First, some much-deserved hat-tipping. This School Choice Week, we celebrate traditional public schools, like Burbank Middle School, whose talented students recorded the official National School Choice Week 2022 dance. We celebrate charter schools, like the members of the North Carolina Association for Public Charter Schools, who are gathering in their state capital for a school fair calling attention to choice’s impact on student happiness. We celebrate magnet schools, like those in Connecticut, that are raising awareness of the power of diverse public education tracks for middle and high schoolers.

We celebrate private schools, like those participating in multi-school choice fairs in more than 20 states, spreading their missions and scholarship opportunities to thousands of families. We celebrate online school students and teachers as well, like those at Reach Cyber Academy in Pennsylvania, who are planning field trips for online students throughout the state to go snow tubing together. And, of course, we celebrate homeschooling families, especially the thousands of new ones this year, who have met the challenge of unfinished learning and given their all to help kids grow.

There are also unexpected, sometimes overlooked places to celebrate learning this School Choice Week. There are parents reading stories to their children before bed, or having enriching conversations as a family at dinnertime. These little ways that families choose to participate in their children’s education add up, eventually making a substantial difference in a child’s learning experience and even grade-point average and vocabulary. And there are libraries providing free books, computer access and tutoring to kids. We’re proud that more than 200 such libraries have celebrated School Choice Week with us since 2019.

Libraries, dinner tables, bedtime routines — these aren’t what people usually mean by school choice. They are secondary to whether you choose a traditional public, charter, or online school. But they are critical learning choices too. And they allude to the increasingly blurred line between home life and external activities like work or school. Classroom walls are dissolving, and learning is becoming increasingly diversified in when and how it takes place. Even as the vast majority of American families may continue to choose a traditional public school environment, hybrid learning is here to stay. Families are saying yes to flexibility, and yes to more learning resources everywhere.

So, why are we still celebrating School Choice Week, rather than Parental Choice Week or Learning Choice Week or Education Freedom Week?

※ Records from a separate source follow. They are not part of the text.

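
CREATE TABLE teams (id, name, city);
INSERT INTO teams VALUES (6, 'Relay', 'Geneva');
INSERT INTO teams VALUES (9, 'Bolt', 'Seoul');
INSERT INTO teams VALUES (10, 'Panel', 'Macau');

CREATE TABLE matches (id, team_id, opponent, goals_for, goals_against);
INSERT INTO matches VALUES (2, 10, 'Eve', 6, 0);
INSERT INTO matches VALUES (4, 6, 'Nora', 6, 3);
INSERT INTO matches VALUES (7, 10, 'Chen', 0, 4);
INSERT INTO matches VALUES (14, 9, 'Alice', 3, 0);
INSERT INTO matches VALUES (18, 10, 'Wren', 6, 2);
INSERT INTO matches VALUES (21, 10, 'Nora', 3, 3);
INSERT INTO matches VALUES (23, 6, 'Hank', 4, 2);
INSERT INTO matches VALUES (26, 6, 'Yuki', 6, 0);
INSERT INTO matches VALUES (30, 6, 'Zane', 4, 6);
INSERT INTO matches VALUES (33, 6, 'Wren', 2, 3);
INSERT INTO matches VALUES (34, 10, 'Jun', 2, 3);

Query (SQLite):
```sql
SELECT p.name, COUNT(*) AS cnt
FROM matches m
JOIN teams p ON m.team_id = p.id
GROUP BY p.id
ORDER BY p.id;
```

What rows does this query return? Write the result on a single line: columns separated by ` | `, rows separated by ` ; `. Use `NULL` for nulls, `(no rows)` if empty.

Join each matches row to its teams via team_id.
Group joined rows by teams.id; compute COUNT(*) per group.
  6: ids {4, 23, 26, 30, 33} → COUNT(*)=5
  9: ids {14} → COUNT(*)=1
  10: ids {2, 7, 18, 21, 34} → COUNT(*)=5

Relay | 5 ; Bolt | 1 ; Panel | 5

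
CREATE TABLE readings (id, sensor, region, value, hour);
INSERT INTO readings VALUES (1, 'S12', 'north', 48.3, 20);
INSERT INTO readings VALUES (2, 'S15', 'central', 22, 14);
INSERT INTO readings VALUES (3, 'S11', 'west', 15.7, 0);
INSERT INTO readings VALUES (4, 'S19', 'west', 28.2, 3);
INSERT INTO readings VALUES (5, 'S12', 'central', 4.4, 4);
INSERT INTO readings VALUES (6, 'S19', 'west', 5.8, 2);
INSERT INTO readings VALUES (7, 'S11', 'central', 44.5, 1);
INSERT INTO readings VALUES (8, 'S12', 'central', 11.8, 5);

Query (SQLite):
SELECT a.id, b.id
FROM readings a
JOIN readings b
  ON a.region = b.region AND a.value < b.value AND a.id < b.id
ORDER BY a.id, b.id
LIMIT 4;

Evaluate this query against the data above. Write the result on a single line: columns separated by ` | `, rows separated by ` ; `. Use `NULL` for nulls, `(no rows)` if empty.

2 | 7 ; 3 | 4 ; 5 | 7 ; 5 | 8

Pairs (a,b) with same region, a.value < b.value, a.id < b.id.
region groups: central:{2,5,7,8} north:{1} west:{3,4,6}
Ordered by (a.id, b.id); first 4.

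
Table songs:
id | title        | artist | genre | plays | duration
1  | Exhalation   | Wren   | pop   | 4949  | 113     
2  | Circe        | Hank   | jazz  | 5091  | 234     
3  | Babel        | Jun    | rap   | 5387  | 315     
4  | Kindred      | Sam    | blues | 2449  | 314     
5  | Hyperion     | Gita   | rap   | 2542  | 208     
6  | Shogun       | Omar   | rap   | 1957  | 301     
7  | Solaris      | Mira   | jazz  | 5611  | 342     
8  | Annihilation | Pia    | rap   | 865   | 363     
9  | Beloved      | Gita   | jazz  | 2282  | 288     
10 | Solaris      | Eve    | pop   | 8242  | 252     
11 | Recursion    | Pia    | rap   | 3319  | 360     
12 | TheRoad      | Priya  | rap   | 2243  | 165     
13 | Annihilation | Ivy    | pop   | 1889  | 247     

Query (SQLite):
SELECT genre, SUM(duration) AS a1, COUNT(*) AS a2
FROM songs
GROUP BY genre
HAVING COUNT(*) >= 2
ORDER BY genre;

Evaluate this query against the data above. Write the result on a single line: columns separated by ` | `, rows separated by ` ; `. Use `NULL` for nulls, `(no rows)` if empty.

Group songs by genre.
Per group compute: SUM(duration), COUNT(*).
HAVING: drop groups with fewer than 2 rows.
  blues: ids {4} → SUM(duration)=314, COUNT(*)=1
  jazz: ids {2, 7, 9} → SUM(duration)=864, COUNT(*)=3
  pop: ids {1, 10, 13} → SUM(duration)=612, COUNT(*)=3
  rap: ids {3, 5, 6, 8, 11, 12} → SUM(duration)=1712, COUNT(*)=6

jazz | 864 | 3 ; pop | 612 | 3 ; rap | 1712 | 6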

School has always been a bigger, and more inclusive, idea than many people realize. As a reference to a place of learning, “school” stems from the Greek scholē, meaning leisure. School means time and space for the fun of discovering and exploring how the world works. School is a life experience, not walls. School choice isn’t and has never been just about access to private or charter schools. It’s about all kids in America being able to take advantage of the learning spaces and supports that help them discover their identity and their relation to the world around them.

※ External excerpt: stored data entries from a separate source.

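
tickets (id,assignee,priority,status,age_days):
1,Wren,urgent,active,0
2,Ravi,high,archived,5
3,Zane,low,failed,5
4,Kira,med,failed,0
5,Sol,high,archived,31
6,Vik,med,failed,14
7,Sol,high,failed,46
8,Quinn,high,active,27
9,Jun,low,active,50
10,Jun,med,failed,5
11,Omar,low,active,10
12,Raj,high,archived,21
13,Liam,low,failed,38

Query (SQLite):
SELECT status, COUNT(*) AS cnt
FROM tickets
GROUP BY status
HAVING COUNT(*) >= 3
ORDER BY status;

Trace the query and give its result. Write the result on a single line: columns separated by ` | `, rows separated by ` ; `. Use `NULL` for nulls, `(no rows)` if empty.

active | 4 ; archived | 3 ; failed | 6

Partition tickets by status; compute COUNT(*) within each group.
HAVING: keep groups with count ≥ 3.
  active: ids {1, 8, 9, 11} → COUNT(*)=4
  archived: ids {2, 5, 12} → COUNT(*)=3
  failed: ids {3, 4, 6, 7, 10, 13} → COUNT(*)=6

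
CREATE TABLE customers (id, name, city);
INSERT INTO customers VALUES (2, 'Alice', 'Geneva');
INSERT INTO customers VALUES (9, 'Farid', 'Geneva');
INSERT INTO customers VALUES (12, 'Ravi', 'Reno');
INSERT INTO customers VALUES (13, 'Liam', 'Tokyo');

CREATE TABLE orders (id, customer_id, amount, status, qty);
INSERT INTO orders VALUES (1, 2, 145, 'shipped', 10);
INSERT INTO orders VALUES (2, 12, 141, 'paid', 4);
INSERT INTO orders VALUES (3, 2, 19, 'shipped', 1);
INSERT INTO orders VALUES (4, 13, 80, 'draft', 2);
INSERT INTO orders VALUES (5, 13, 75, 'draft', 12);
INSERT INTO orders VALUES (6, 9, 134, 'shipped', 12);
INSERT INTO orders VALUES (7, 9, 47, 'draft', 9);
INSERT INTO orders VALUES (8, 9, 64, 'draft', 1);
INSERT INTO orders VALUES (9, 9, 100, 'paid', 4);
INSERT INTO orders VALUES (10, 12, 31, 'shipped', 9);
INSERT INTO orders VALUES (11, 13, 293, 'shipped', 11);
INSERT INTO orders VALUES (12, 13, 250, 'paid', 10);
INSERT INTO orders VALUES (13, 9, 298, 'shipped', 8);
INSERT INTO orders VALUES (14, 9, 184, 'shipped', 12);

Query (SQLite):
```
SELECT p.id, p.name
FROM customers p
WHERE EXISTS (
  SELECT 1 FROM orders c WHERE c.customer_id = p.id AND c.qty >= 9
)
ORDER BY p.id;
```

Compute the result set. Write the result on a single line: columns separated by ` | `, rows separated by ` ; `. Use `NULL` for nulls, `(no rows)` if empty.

For each customers row, check whether any orders with matching customer_id has qty >= 9.
Keep rows where that is true.

2 | Alice ; 9 | Farid ; 12 | Ravi ; 13 | Liam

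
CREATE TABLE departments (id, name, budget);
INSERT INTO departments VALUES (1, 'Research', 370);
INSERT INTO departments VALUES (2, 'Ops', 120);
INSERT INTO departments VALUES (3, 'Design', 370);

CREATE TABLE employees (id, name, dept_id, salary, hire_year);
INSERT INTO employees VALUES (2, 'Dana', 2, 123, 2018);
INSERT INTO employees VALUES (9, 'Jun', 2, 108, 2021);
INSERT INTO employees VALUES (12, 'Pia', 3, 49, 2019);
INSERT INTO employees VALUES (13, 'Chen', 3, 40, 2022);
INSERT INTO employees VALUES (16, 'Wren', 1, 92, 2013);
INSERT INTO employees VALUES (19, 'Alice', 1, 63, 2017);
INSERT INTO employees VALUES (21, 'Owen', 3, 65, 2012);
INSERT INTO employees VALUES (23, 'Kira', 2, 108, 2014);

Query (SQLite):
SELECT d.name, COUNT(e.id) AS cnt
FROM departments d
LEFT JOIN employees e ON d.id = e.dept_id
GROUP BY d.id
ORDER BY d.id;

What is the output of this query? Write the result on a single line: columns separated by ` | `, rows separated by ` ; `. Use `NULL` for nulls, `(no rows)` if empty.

Research | 2 ; Ops | 3 ; Design | 3

LEFT JOIN keeps every departments row; unmatched ones get NULL for employees columns.
Group by departments.id and compute COUNT(e.id). COUNT(col) of an all-NULL group is 0.
  1: ids {16, 19} → COUNT(e.id)=2
  2: ids {2, 9, 23} → COUNT(e.id)=3
  3: ids {12, 13, 21} → COUNT(e.id)=3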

What’s more, over the last 20-plus years, school choice has become embedded in public consciousness — even becoming an official part of the Associated Press style guide for journalists. The term has evolved over time to encompass changing, growing choices — like transfer options in the public school sector. The term is simple enough and descriptive enough that people across all 50 states have a natural understanding of its meaning.

School isn’t just a neighborhood building. It's what’s happening in homes, on computers and on field trips across America every week. It’s easy to forget what a great big word “school” is, which is one more reason to talk about it this National School Choice Week. I hope you join us in celebrating learning this week — you’ll find it everywhere.

Andrew Campanella is president of National School Choice Week.